EM H&P 1

Chief Complaint:
“Right eye pain and redness” x 6 hours

History of Present Illness:
35-year-old female with no significant past medical history presents to the ED with complaints of right eye pain and redness after being hit in the right eye by her child’s toy earlier today. She reports the incident occurred this afternoon while she was playing with her child. The patient describes lateral redness to the right eye and mild discomfort, rated as 2/10, and is concerned due to the persistent redness. She wears corrective glasses for myopia but has not experienced any vision problems today. She denies any changes in vision, loss of vision, photophobia,foreign body sensation, headache, nausea, vomiting, or discharge from the eye.

Past Medical History:

  • Myopia (Glasses wearer)

Medications:

  • None

Allergies:

  • No known drug, food, or environmental allergies

Social History:

  • Smoking: Never
  • Alcohol: Never
  • Illicit Drug Use: Denies any use
  • Occupation: Housewife
  • Exercise: Walks daily
  • Diet: Balanced diet

Review of Systems :

  • General: Denies fever, chills, weight changes, fatigue, or night sweats
  • HEENT:
    • Eyes: Right eye pain and redness; no visual changes, loss of vision, or photophobia
    • Other HEENT symptoms: Denies sore throat, hearing loss, or nasal congestion
  • Cardiovascular: Denies chest pain, palpitations, or edema
  • Pulmonary: Denies cough, shortness of breath, or wheezing
  • Gastrointestinal: Denies nausea, vomiting, diarrhea, or constipation
  • Musculoskeletal: Denies muscle or joint pain
  • Neurologic: Denies headache, dizziness, or focal weakness

Physical Exam:

  • Vitals: BP: 118/76 mmHg | HR: 72 bpm | RR: 16 | Temp: 98.6°F | SpO2: 98% on room air
  • General: 35-year-old female in no acute distress, alert and cooperative
  • HEENT: PERRLA, EOM intact. Subconjunctival hemorrhage present in the right eye with lateral redness, no discharge. Fluorescein uptake present in the right eye, no foreign bodies detected.
  • Ophthalmologic: Intraocular pressure 15 mmHg in the right eye and 17 mmHg in the left eye. 20/20 vision OD, OS, and OU with corrective glasses.
  • Heart: Regular rate and rhythm, no murmurs, rubs, or gallops
  • Lungs: Clear to auscultation bilaterally.

Labs/Imaging:

  • Fluorescein Staining: Positive for fluorescein uptake in the right eye 7 o clock potion.
  • Intraocular Pressure: 15 mmHg right eye, 17 mmHg left eye. Normal limits.

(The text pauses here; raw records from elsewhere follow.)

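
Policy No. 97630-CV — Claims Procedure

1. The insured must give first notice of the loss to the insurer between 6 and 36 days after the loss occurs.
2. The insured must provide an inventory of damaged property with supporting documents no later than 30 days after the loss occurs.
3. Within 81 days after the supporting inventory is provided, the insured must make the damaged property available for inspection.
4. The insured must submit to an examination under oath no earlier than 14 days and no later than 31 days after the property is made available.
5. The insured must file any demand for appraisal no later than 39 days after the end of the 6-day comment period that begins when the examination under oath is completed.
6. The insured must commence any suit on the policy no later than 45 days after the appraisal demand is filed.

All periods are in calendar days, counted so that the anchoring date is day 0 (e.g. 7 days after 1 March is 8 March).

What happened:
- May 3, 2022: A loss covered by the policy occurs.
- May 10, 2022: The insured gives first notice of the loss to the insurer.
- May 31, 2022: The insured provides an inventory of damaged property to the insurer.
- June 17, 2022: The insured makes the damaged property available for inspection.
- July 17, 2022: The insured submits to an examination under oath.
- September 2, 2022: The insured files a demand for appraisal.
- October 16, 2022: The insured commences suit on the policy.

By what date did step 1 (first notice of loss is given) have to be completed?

June 8, 2022

Step 1 runs from May 3, 2022, when the loss occurs. The window is 6–36 days after May 3, 2022; it closes on June 8, 2022.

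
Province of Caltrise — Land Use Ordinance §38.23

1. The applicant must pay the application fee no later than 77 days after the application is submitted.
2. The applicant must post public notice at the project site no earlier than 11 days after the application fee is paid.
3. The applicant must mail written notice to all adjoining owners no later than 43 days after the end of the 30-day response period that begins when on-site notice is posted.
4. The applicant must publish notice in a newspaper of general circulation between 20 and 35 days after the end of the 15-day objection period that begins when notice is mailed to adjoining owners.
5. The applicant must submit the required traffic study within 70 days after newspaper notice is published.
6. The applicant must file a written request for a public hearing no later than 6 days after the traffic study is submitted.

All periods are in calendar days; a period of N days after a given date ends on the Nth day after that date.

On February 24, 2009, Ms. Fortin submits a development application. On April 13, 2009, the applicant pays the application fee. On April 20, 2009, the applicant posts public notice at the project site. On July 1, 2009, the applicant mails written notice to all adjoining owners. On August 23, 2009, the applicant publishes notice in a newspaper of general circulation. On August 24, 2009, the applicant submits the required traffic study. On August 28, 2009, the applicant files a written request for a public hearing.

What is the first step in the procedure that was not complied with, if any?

Step 2

(1) due by February 24, 2009 + 77 days = May 12, 2009; April 13, 2009 is within that limit.
(2) permitted from April 13, 2009 + 11 days = April 24, 2009 onward; April 20, 2009 is 4 days before the earliest permitted date.
No need to go further; step 2 was not satisfied.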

Differential Diagnosis (DDx):

  • Subconjunctival Hemorrhage/Superficial Corneal Abrasion
  • Anterior Hyphema: Unlikely at this time given the absence of significant pain, blurry vision, or an elevated intraocular pressure . No blood seen in the anterior chamber upon examination.
  • Globe Rupture: Unlikely given the lack of visual changes or significant pain.
  • Orbital Fracture: Unlikely, as there is no history of significant trauma or orbital swelling.

Assessment:
35-year-old female presenting with right eye pain and redness following blunt trauma to the right eye. Patient has a lateral subconjunctival hemorrhage with fluorescein uptake,consistent with a mild corneal abrasion.

ED course:Tetracaine drops

Plan:

#Subconjunctival hemorrhage with mild corneal abrasion

  • Moxifloxacin ophthalmic solution 0.5% 1 drop twice daily
  • Educate patient on proper eye protection and avoiding further trauma to the affected eye.
  • Advised outpatient follow up with eye doctor 
  • Return precautions: Patient instructed to return to the ED if experiencing worsening pain, vision changes, photophobia, or increased redness.

Disposition:

Discharged with advice to follow up with ophthalmology in 24-48 hours if symptoms do not improve.